Lizard Brain

A friend recommended this podcast (thanks, Arjun!). It’s about outrage and social media and our lizard brains. I’m writing about it because — well — it outraged me.

Here’s the gist: Back in the day, long long ago, before we had social media, people used to interact with each other. We would outrage each other, sure, but because we knew each other, lived next to each other, were even related to each other, we controlled our outrage so we could get along. We kind of channeled the outrage in socially acceptable ways. Outrage was useful, because it helped us keep each other in line, but it wasn’t over-the-top.

Enter social media.

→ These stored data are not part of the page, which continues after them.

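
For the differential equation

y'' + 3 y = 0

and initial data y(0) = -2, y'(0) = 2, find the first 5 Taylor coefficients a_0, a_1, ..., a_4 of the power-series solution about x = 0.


Ansatz: y(x) = sum_{n>=0} a_n x^n, so y'(x) = sum_{n>=1} n a_n x^(n-1) and y''(x) = sum_{n>=2} n(n-1) a_n x^(n-2).
Substitute into P(x) y'' + Q(x) y' + R(x) y = 0 with P(x) = 1, Q(x) = 0, R(x) = 3, and match powers of x.
Initial conditions: a_0 = -2, a_1 = 2.
Setting the coefficient of each power of x to zero and solving order by order (substituting the coefficients already found):
  x^0: 2 a_2 + 3 a_0 = 0  ->  2 a_2 = -3 a_0 = 6  ->  a_2 = 3
  x^1: 6 a_3 + 3 a_1 = 0  ->  6 a_3 = -3 a_1 = -6  ->  a_3 = -1
  x^2: 12 a_4 + 3 a_2 = 0  ->  12 a_4 = -3 a_2 = -9  ->  a_4 = -3/4
Truncated series: y(x) = -2 + 2 x + 3 x^2 - x^3 - (3/4) x^4 + O(x^5).

a_0 = -2; a_1 = 2; a_2 = 3; a_3 = -1; a_4 = -3/4


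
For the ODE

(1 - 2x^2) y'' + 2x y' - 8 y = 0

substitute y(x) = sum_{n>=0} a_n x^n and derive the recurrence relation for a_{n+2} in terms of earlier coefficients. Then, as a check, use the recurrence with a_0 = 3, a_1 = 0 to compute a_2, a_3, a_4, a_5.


Substitute y = sum_n a_n x^n.
(1 - 2 x^2) y'' contributes (n+2)(n+1) a_{n+2} - 2 n(n-1) a_n at x^n.
2 x y'(x) contributes 2 n a_n at x^n.
-8 y(x) contributes -8 a_n at x^n.
Matching x^n: (n+2)(n+1) a_{n+2} + (-2 n(n-1) + 2 n - 8) a_n = 0.
Thus a_{n+2} = (2 n(n-1) - 2 n + 8) / ((n+1)(n+2)) * a_n.

Check with a_0 = 3, a_1 = 0 (apply the recurrence for n = 0, 1, 2, 3): a_0 = 3, a_1 = 0, a_2 = 12, a_3 = 0, a_4 = 8, a_5 = 0.

a_(n+2) = (2 n(n-1) - 2 n + 8) / ((n+1)(n+2)) * a_n; check: a_0 = 3, a_1 = 0, a_2 = 12, a_3 = 0, a_4 = 8, a_5 = 0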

Where people don’t necessarily know each other but are drawn to strong emotions, where people let loose in hopes of getting more “likes,” where there are few negative consequences to being outraged — and outrageous.

Where dopamine hits are free and plentiful.

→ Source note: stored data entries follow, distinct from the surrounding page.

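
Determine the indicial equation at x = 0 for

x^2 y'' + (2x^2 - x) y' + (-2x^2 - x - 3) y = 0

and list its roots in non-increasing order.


Divide by x^2 to reach normal form y'' + P_1(x) y' + P_2(x) y = 0 with P_1(x) = 2 - 1/x and P_2(x) = -2 - 1/x - 3/x^2.
x = 0 is a singular point because the y'-coefficient 2 - 1/x has a pole at x = 0 and the y-coefficient -2 - 1/x - 3/x^2 has a pole at x = 0.
It is a regular singular point because x P_1(x) = p(x) = 2x - 1 and x^2 P_2(x) = q(x) = -2x^2 - x - 3 are polynomials, hence analytic at x = 0.
p(0) = -1,  q(0) = -3.
Indicial equation: r(r-1) + p(0) r + q(0) = 0, i.e. r^2 + (p(0) - 1) r + q(0) = 0, i.e. r^2 - 2 r - 3 = 0.
Discriminant: (-2)^2 - 4(-3) = 16, so r = (2 ± 4)/2.
Solving: r_1 = 3, r_2 = -1.

indicial: r^2 - 2 r - 3 = 0; roots r_1 = 3, r_2 = -1


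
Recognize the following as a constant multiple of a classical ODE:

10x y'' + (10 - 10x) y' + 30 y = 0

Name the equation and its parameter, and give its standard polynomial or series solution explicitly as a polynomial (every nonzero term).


All three coefficients share the factor 10; dividing through by 10 gives  x y'' + (1 - x) y' + 3 y = 0.
This matches the Laguerre equation x y'' + (1 - x) y' + n y = 0 with n = 3; the polynomial solution is L_3(x).
With y = sum_k a_k x^k, matching x^k gives (k+1)k a_{k+1} + (k+1) a_{k+1} - k a_k + n a_k = 0, i.e. (k+1)^2 a_{k+1} = (k - n) a_k = (k - 3) a_k. The right side vanishes at k = 3, so the series terminates at degree 3.
Standard normalization L_n(0) = 1 gives a_0 = 1. Work upward with a_{k+1} = (k - 3) a_k / (k+1)^2:
  a_1 = (0 - 3)(1) / 1^2 = -3/1 = -3
  a_2 = (1 - 3)(-3) / 2^2 = 6/4 = 3/2
  a_3 = (2 - 3)(3/2) / 3^2 = (-3/2)/9 = -1/6
Hence L_3(x) = -x^3/6 + 3 x^2/2 - 3 x + 1.

L_3(x); series = -x^3/6 + 3 x^2/2 - 3 x + 1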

Now our outrage is over-the-top and, because we’re able to enter into positive feedback loops via social media, it just accelerates. Until it dies out. And the next outrage hit sparks the pleasure centers in our lizard brains.

Here’s what outrages me:

The fact that human beings have these magnificent brains (and bodies, and minds, and souls) but for some reason allow their lizard brains to dominate. And here’s another thing that outrages me: The fact that we justify any number of unacceptable behaviors by referring to evolution and our pesky brain stems.

But the human organism is so much richer than that!

What keeps us from choosing self-control? perspective-taking? curiosity? love? compassion? What keeps us from choosing to keep the Nth open?

I genuinely want to know.

This is a blog about teaching, I know. Sorry for going all general, talking about humans and evolution and morality and stuff. But

isn’t teaching about being the best people we can be?